The campaign’s biggest expense was payroll and wages, records suggest, with $38,078.59 going toward Paychex of New York LLC. The second-biggest expense is spending with the Parkside Group, which has provided $32,190.33 worth of polling and campaign literature.
Another large expense is with the New York Democratic Senate Campaign Committee, the records show, with $24,400.80 being spent with the group for postage.
Donations from Republican-affiliated groups to Phillips total more than the entire amount raised by Kaplan’s campaign.
The New York State Senate Republican Campaign Committee alone directly donated $440,500 to the campaign, according to records, while Friends of John Flanagan and Cathy Young for Senate each donated $11,000 and the North Hempstead Century Club contributed $5,000.

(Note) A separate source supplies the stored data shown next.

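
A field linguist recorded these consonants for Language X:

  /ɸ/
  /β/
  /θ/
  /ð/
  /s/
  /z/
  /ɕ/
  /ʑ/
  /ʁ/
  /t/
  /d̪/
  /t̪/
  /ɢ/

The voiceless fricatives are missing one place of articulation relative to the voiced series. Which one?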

Phillips’ campaign has also spent nearly five times as much as the Kaplan campaign, records show, having spent $882,379.11 so far this year as of Oct. 22, with the vast majority going toward advertising.

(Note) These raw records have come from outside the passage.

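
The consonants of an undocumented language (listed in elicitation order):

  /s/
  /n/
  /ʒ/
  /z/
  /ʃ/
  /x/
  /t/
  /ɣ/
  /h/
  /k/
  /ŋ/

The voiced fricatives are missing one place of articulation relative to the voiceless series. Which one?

Voiceless: /s/ (alveolar), /ʃ/ (postalveolar), /x/ (velar), /h/ (glottal).
Voiced: /z/ (alveolar), /ʒ/ (postalveolar), /ɣ/ (velar).
Every place of articulation has a voiced member except glottal, where /ɦ/ would be expected.

glottal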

The Phillips campaign appears to have doubled its spending on advertising in less than a month, campaign financial disclosures suggest, with total spending with Brabendercox LLC having risen from $360,939 as of Oct. 1 to $758,118 as of Oct. 22.
Spending with CCC Enterprises, a go-to for Republican candidates for campaign mailers, also roughly doubled from $13,303.44 to $25,535.06 total this year.
Independent groups are also seeking to forge narratives for or against the candidates.
Fighting for our Future, which represents the New York State Union of Teachers, has spent $247,130.06 on mailers and television ads against Phillips, according to independent expenditure records.
New Yorkers Together, representing the Communications Workers Union of America, has put $67,380.99 toward digital advertising against Phillips. Meanwhile Empire State 32BJ SEIU PAC, which represents the service employees union, has spent nearly $100,000 total for anti-Phillips mailers as of Oct. 26.
Progress NYS spent $23,601.51 on mailers opposing Phillips as well.
Jobs for New York PAC, whose treasurer is listed as William Auerbach, the CFO of the Real Estate Board of New York, has so far spent $426,214 for advertising and consulting with the Phillips campaign, records show.
New Yorkers for a Balanced Albany, a political action committee formed by the pro-charter school group StudentsFirst, spent $2.6 million on Phillips’ 2016 campaign against Adam Haber but does not appear to have directly invested money yet in the Phillips-Kaplan race.